GPT-1: Improving Language Understanding by Generative Pre-Training
TL;DR
GPT-1 pioneered the “Unsupervised Pre-training + Supervised Fine-tuning” paradigm, utilizing a Decoder-only Transformer architecture with universal task-specific input transformations to learn universal representations from unlabeled text that seamlessly generalize to diverse downstream tasks.
Motivations & Innovations
- Natural language processing tasks are typically approached with supervised learning, heavily rely on large-scale labeled task-specific data. -> unsupervised pre-training on large unlabeled corpus
- Leveraging unlabeled data is challenging due to the lack of consensus on the optimal optimization objectives for learning transferable text representations. -> language modeling objective
- The absence of a unified framework for effective transfer strategies has hindered the progress of robust semi-supervised learning in NLP. -> task-specific input transformations
- The similar method with LSTM models suffers from a restricted capacity to capture long-range dependencies in linguistic structures. -> Transformer architecture
Approach
Model

- a 12-layer decoder-only transformer.
- bytepair encoding (BPE) vocabulary with 40,000 merges.
- learned position embeddings.
Training Recipe
Stage 1: Unsupervised Pre-training
Given an unsupervised corpus of tokens $U = \lbrace u_1, \ldots, u_n \rbrace$, we use a standard language modeling objective with a multi-layer Transformer decoder (decode-only) to maximize the following likelihood:
$$ L_1(U) = \sum_i \log P(u_i | u_{i-k}, \ldots, u_{i-1}; \Theta)$$
where:
- $k$ is the size of the context window
- $P$ is the conditional probability modeled using a neural network with parameters $\Theta$
Stage 2: Supervised Fine-tuning
Task-specific Input Transformations: To avoid making extensive changes to the architecture across tasks, we convert structured inputs into an ordered sequence that out pre-trained model can process.

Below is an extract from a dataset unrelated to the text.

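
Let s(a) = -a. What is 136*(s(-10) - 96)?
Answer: -11696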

After pre-training, we adapt the model to supervised downstream tasks. For a labeled dataset $\mathcal{C}$, each instance contains an input sequence $x^1, \ldots, x^m$ and a label $y$. The model processes the input sequence through the pre-trained Transformer to obtain the final hidden state $h_l^m$, then predicts the label through a linear output layer:
$$ P(y | x^1, \ldots, x^m) = \text{softmax}(h_l^m W_y) $$
where $W_y$ is the task-specific linear layer parameter.
Optimization Objective:
The fine-tuning stage maximizes the following objective:
$$ L_2(\mathcal{C}) = \sum_{(x,y)} \log P(y | x^1, \ldots, x^m) $$
To improve generalization and accelerate convergence, we typically include the language modeling objective as an auxiliary objective:
$$ L_3(\mathcal{C}) = L_2(\mathcal{C}) + \lambda L_1(\mathcal{C}) $$
where $\lambda$ is the weighting hyperparameter.
Experiments
- Our approach achieves new SOTA results in 9 out of the 12 datasets we evaluate on.
Ablation Study
Impact of number of layers transferred: Each layer in the pre-trained model contains useful functionality for solving target tasks.

Zero-shot Behaviors:
- Why language model pre-training of transformers is effective?
- The performance of these heuristics is stable and steadily increases over training -> to improve the language modeling capability, the underlying generative model learns a wide variety of task relevant functionality.
- The LSTM exhibits higher variance in its zero-shot performance. -> The inductive bias of the Transformer architecture assists in transfer.
Impact of Auxiliary Language Model Objective during Fine-tuning: The auxiliary language model objective during fine-tuning enhance performance of sft tasks. And the benifits of auxiliary LM objective is positively correlated with the dataset scale.
Impact of Pre-training: The lack of pre-training hurts performance across all the tasks.